4. To Sleepover Or Not To Sleepover
All kids enjoy sleepovers. They make forts. Stay up later than they normally do. Generally have a whole lot of fun. Awesome. What else is going on? If your daughter is sleeping over at her bff’s house, how do you really know? Are they watching movies you would not approve of? Talking about things that are new and beyond her young ears? Before allowing a sleepover, make sure you know the child and her parents. Peer pressure thrives in this unlikely environment.

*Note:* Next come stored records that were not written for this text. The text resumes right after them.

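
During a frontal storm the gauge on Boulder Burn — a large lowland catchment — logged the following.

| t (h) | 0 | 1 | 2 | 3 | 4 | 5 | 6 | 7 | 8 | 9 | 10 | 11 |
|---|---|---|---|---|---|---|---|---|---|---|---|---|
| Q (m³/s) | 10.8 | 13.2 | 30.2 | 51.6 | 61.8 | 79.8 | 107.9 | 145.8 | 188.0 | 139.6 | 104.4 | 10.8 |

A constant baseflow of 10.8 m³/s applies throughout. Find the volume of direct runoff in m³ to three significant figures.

Direct-runoff ordinates (Q − Q_b): 0.0, 2.4, 19.4, 40.8, 51.0, 69.0, 97.1, 135.0, 177.2, 128.8, 93.6, 0.0 m³/s.
ΣQ_DR = 814.3 m³/s.
With Δt = 1 h = 3600 s, V = ΣQ_DR · Δt = 814.3 × 3600 = 2.93 × 10^6 m³.

V ≈ 2.93 × 10^6 m³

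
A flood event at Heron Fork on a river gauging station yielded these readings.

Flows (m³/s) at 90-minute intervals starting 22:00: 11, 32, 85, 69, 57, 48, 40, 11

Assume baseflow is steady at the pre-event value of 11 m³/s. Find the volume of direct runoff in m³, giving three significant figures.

Direct-runoff ordinates (Q − Q_b): 0.0, 21.0, 74.0, 58.0, 46.0, 37.0, 29.0, 0.0 m³/s.
ΣQ_DR = 265.0 m³/s.
With Δt = 1.5 h = 5400 s, V = ΣQ_DR · Δt = 265.0 × 5400 = 1.43 × 10^6 m³.

V ≈ 1.43 × 10^6 m³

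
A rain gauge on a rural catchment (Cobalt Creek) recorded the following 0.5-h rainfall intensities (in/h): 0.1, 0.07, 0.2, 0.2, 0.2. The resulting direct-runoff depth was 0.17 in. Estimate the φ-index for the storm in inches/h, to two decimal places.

Only the 4 blocks with intensity above φ contribute runoff: 0.1, 0.2, 0.2, 0.2 in/h.
Σ(I−φ)·Δt = d  ⇒  (0.1+0.2+0.2+0.2 − 4φ)·0.5 = 0.17
φ = (0.7000 − 0.17/0.5) / 4 = 0.09 in/h.

φ ≈ 0.09 in/h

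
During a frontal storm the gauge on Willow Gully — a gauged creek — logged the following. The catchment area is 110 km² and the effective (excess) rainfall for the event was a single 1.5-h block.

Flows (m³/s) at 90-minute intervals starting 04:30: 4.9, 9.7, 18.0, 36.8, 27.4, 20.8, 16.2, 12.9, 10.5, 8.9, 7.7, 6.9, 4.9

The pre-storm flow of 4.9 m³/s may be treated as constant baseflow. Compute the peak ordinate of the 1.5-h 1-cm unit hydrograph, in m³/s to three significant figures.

U_p ≈ 53.3 m³/s

Direct runoff: 0.0, 4.8, 13.1, 31.9, 22.5, 15.9, 11.3, 8.0, 5.6, 4.0, 2.8, 2.0, 0.0 m³/s; ΣQ_DR = 121.9 m³/s, peak = 31.9 m³/s.
Runoff depth d = ΣQ_DR·Δt / A = 121.9 × 5400 / (110 km²) = 5.984 mm.
The 1-cm UH is the DRH scaled by (10 mm)/d, so U_p = 31.9 × 10/5.984 = 53.3 m³/s.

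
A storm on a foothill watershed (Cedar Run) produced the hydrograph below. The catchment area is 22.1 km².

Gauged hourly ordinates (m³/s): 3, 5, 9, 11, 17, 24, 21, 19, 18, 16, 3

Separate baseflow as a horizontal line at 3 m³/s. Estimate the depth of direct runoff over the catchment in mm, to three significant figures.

Direct runoff: 0.0, 2.0, 6.0, 8.0, 14.0, 21.0, 18.0, 16.0, 15.0, 13.0, 0.0 m³/s; ΣQ_DR = 113.0 m³/s.
V = ΣQ_DR · Δt = 113.0 × 3600 s = 4.068 × 10^5 m³.
Over A = 22.1 km², depth = V / A = 18.4 mm.

d ≈ 18.4 mm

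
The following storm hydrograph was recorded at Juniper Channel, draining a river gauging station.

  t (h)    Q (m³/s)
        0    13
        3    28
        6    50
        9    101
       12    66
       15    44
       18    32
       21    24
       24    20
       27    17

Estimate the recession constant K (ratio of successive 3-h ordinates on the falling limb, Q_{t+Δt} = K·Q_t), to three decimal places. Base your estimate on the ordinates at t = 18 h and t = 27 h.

K ≈ 0.810

Using the recession-limb readings at t = 18 h and t = 27 h: Q falls from 32 to 17 m³/s over 3 intervals.
K = (Q₂/Q₁)^(1/3) = (17/32)^(1/3) = 0.810.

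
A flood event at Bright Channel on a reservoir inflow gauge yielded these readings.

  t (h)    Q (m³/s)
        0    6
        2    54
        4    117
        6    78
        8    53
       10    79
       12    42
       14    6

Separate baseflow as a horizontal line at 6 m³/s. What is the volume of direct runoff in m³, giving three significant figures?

Direct-runoff ordinates (Q − Q_b): 0.0, 48.0, 111.0, 72.0, 47.0, 73.0, 36.0, 0.0 m³/s.
ΣQ_DR = 387.0 m³/s.
With Δt = 2 h = 7200 s, V = ΣQ_DR · Δt = 387.0 × 7200 = 2.79 × 10^6 m³.

V ≈ 2.79 × 10^6 m³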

5. Maintain Proper Influence
You are not his friend. You are his parent. There is a major difference. So many parents fall into the trap of wanting so much to be liked by their children. They give up influence in the process. Of course, you want a fun and loving relationship. As long as it does not impede on your ability to have the final say. Many a great parent has heard the words “I hate you” as the child storms up the staircase. It’s hurtful and hard to take. However the reply is always, “You will thank me later.”

6. Family Virtues
“If you don’t stand for something, you’ll fall for anything.” Great country song. Your family should have a set of standards that all are expected to live up to. Choose 5-10 virtues that you consider vital. Instruct your children in them and be sure to lead by example. Make it a matter of family pride. “It doesn’t matter how the family down the street does it, this is how we do it.”

7. Opportunities To Teach
Our world today provides more than enough chances to point out good and bad behavior. We have televisions. High speed Internet. Our mobile phones are now mini-computers. We are never without instant access to any type of news, sports or entertainment. That is a whole lot of influence on everyone in the family. If you are watching a show with your son that portrays a desirable quality, point it out. If you are listening to a song with your daughter that has lyrics glorifying loose behavior, point it out. Counteract the bad influence with discussion and other options.

8. The Big Picture
People have a tendency to believe their own behavior does not affect others. We feel small in a giant world. Completely untrue. Try teaching your children to see the bigger picture. Pose questions to them such as, “What if everyone shoplifted like your classmate Richard?” “What if everybody cheated on their tests?” “How would these things affect society?” Give your kids the ability to understand how they affect the world and not just themselves. It builds wisdom and strong character.

9. Concern For Others
Children certainly can be and will be cruel. Vicious at times. Teach empathy to your child. A concern for the feelings and well-being of others. A child that has these qualities is much less likely to follow the pack at any cost. They will understand the damage being done and stand against it. Society needs leaders who bring out the good. People who stand for justice. This starts by teaching empathy.

10. Unique Purpose
Most children that fall victim to destructive peer pressure have lower self-esteem. It’s normal to feel lost as a teenager. A group that shows acceptance and understanding is very attractive. Criminal gangs all over the globe recruit young souls based solely on this knowledge. Do not let this be your child. We are all created with a unique purpose. Every single person has much to offer this world. Help your child discover his or her path. Discover talents that bring out who they truly are. A child with self-confidence and moral strength is nearly impossible to corrupt when guided with love and care.